HIDUPKATOLIK.COM – Platform Hak untuk Hidup di Spanyol mengadakan protes, Rabu (6/4) di depan Senat negara itu atas RUU yang akan mengkriminalisasi “pelecehan” terhadap wanita yang memasuki klinik aborsi.
RUU itu diperkenalkan pada Mei 2021 oleh koalisi Partai Pekerja Sosialis Spanyol. Hal itu akan mengkriminalisasi “pelecehan wanita yang pergi ke klinik untuk penghentian kehamilan secara sukarela.”
Siapapun yang mempromosikan, mendukung, atau berpartisipasi dalam demonstrasi di dekat klinik aborsi akan dikenakan hukuman.
Hukuman untuk apa yang akan dianggap pelecehan akan mencakup hukuman penjara tiga bulan hingga satu tahun, atau layanan masyarakat dari 31 hingga 80 hari. Tergantung pada keadaan, seseorang juga dapat dilarang dari lokasi tertentu selama antara enam bulan dan tiga tahun.

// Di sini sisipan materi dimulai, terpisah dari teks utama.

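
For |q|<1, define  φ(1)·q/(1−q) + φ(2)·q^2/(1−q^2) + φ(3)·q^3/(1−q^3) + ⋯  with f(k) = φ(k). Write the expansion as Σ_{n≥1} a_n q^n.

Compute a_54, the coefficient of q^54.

d|54:{54,27,18,9,6,3,2,1}  Σφ=18+18+6+6+2+2+1+1=54

a_54 = 54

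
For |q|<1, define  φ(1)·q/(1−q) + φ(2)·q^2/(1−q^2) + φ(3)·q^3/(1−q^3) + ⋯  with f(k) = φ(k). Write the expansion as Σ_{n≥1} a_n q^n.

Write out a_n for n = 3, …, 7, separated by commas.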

Protes Hak untuk Hidup diadakan 6 April di Plaza de la Marina Española Madrid, karena Senat akan mempertimbangkan RUU tersebut.
“Kami ingin mengingatkan dengan kehadiran kami, bahwa dengan memilih ya untuk amandemen KUHP ini, ribuan ibu akan dihukum dengan keputusan terburuk dalam hidup mereka dengan merampas bantuan penting mereka; dan ribuan bayi akan dihukum mati dengan kejam. Dan darah itu akan menodai tangan Anda,” kata platform pro-kehidupan itu dalam sebuah pernyataan.
Dalam pemaparan motif RUU tersebut, PSOE menggolongkan ‘pelecehan’ terhadap saksi pro-kehidupan di klinik aborsi sebagai “mendekati perempuan dengan foto, model janin, dan pernyataan menentang aborsi … tujuannya adalah agar perempuan mengubah keputusan mereka melalui pemaksaan, intimidasi, dan pelecehan.”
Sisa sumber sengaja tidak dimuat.